Pietro Consagra a Lugano: una mostra che non ti aspetti
Alla Collezione Olgiati di Lugano una monografica rilegge 20 anni di lavoro dello scultore Pietro Consagra, con rarità che gettano nuova luce sulle sue opere più conosciute. Un viaggio tra concretezza e utopia, per una riscrittura della realtà in senso antiformalista
La monografica alla Collezione Olgiati restituisce a Pietro Consagra (Mazara del Vallo, 1920 – Milano, 2005) la posizione di avanguardista che non sempre gli viene attribuita. Già il titolo della mostra curata da Alberto Salvadori è significativo: La materia poteva non esserci, frase che colloca immediatamente le opere nel campo del concetto, dell’ideazione e del processo, anziché in un semplice “duello” dello scultore con il materiale prescelto.
L’ampiezza dell’analisi che la mostra mette in atto è degna di una retrospettiva, ma si tratta di un focus su vent’anni decisivi, dai Cinquanta ai primi Settanta. Il percorso è cronologicamente inverso, come a voler rileggere le opere più (relativamente) classiche e conosciute di Consagra alla luce della sperimentazione accentuata che avviene dalla seconda metà degli Anni Sessanta.

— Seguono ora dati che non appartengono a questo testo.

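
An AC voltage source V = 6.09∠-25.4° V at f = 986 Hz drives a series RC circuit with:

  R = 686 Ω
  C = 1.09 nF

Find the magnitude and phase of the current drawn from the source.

Step 1 — Angular frequency: ω = 2π·f = 2π·986 = 6195 rad/s.
Step 2 — Component impedances:
  R: Z = R = 686 Ω
  C: Z = 1/(jωC) = -j/(ω·C) = 0 - j1.481e+05 Ω
Step 3 — Series combination: Z_total = R + C = 686 - j1.481e+05 Ω = 1.481e+05∠-89.7° Ω.
Step 4 — Source phasor: V = 6.09∠-25.4° V = 5.501 - j2.612 V.
Step 5 — Ohm's law: I = V / Z_total = (5.501 - j2.612) / (686 - j1.481e+05) = 1.781e-05 + j3.707e-05 A.
Step 6 — Convert to polar: |I| = 4.112e-05 A, ∠I = 64.3°.

I = 4.112e-05∠64.3° A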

TELI DIPINTI E UNA “SELVA” DI SCULTURE
Apre il percorso La città frontale del 1968, opera aperta e felicemente frastagliata dove la scultura diventa assieme installazione, riflessione sull’idea di antimonumentalità, utopia architettonica. Un altro esempio dello spirito anticonformista e antiformalista di Consagra sono poi i sorprendenti pseudo-ready made che trasportano elementi dell’arredo urbano all’interno del museo, mentre addentrandosi fra tre dei lenzuoli dipinti tra fine Anni Sessanta e inizio Settanta si scopre un’applicazione pittorica (ma sempre di stampo spaziale) dell’alfabeto creato dall’artista.

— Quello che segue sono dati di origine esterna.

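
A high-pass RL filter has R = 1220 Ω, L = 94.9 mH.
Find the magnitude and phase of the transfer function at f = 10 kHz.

Step 1 — Angular frequency: ω = 2π·1e+04 = 6.283e+04 rad/s.
Step 2 — Transfer function: H(jω) = jωL/(R + jωL).
Step 3 — Numerator jωL = j·5963; denominator R + jωL = 1220 + j5963.
Step 4 — H = 0.9598 + j0.1964.
Step 5 — Magnitude: |H| = 0.9797 (-0.2 dB); phase: φ = 11.6°.

|H| = 0.9797 (-0.2 dB), φ = 11.6°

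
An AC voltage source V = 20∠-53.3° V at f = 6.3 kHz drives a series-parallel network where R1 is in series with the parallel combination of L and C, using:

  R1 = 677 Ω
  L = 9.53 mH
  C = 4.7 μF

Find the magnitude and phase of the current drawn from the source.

Step 1 — Angular frequency: ω = 2π·f = 2π·6300 = 3.958e+04 rad/s.
Step 2 — Component impedances:
  R1: Z = R = 677 Ω
  L: Z = jωL = j·3.958e+04·0.00953 = 0 + j377.2 Ω
  C: Z = 1/(jωC) = -j/(ω·C) = 0 - j5.375 Ω
Step 3 — Parallel branch: L || C = 1/(1/L + 1/C) = 0 - j5.453 Ω.
Step 4 — Series with R1: Z_total = R1 + (L || C) = 677 - j5.453 Ω = 677∠-0.5° Ω.
Step 5 — Source phasor: V = 20∠-53.3° V = 11.95 - j16.04 V.
Step 6 — Ohm's law: I = V / Z_total = (11.95 - j16.04) / (677 - j5.453) = 0.01784 - j0.02354 A.
Step 7 — Convert to polar: |I| = 0.02954 A, ∠I = -52.8°.

I = 0.02954∠-52.8° A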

Il passaggio tra i teli è anche l’accesso alla parte più spettacolare della mostra, la “selva” di ferri dipinti: al di là della modernità della tecnica e del colore, qui la struttura scultorea si trasforma definitivamente in qualcosa di non catalogabile, saldo eppure aereo, sensoriale eppure puramente concettuale.
L’ARTE DI PIETRO CONSAGRA
Si può tornare così, dopo questo percorso all’inverso, alle opere più conosciute dell’artista, via via fino al Colloquio del 1952. Bronzo, acciaio, legno vengono affrontati sfidandone le caratteristiche e le convenzioni a essi legate (il legno bruciato dà in particolare risultati che stupiscono per la loro natura definitiva e insieme aleatoria). Non siamo nel campo delle variazioni sul tema dell’Informale, ma in un gioco dove il materiale viene valorizzato e reso moderno perché smentito, sfidato fino al limite delle possibilità.

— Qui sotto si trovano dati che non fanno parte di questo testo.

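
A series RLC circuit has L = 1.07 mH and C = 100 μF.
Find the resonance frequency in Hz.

Step 1 — Resonance condition Im(Z)=0 gives ω₀ = 1/√(LC).
Step 2 — ω₀ = 1/√(0.00107·0.0001) = 3057 rad/s.
Step 3 — f₀ = ω₀/(2π) = 486.6 Hz.

f₀ = 486.6 Hz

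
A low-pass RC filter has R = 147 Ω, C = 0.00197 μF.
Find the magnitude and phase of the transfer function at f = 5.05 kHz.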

Opera, spazio pubblico e persino domestico convivono nel progetto di riscrittura totale della realtà ideato da Consagra; l’idea di frontalità coinvolge direttamente chi osserva le opere (tratti antropomorfi o biologici sono d’altronde un sottinteso costante) e trasporta nell’arte italiana l’aria di rinnovamento che soffiava oltreoceano, distillandone le componenti più progressiste.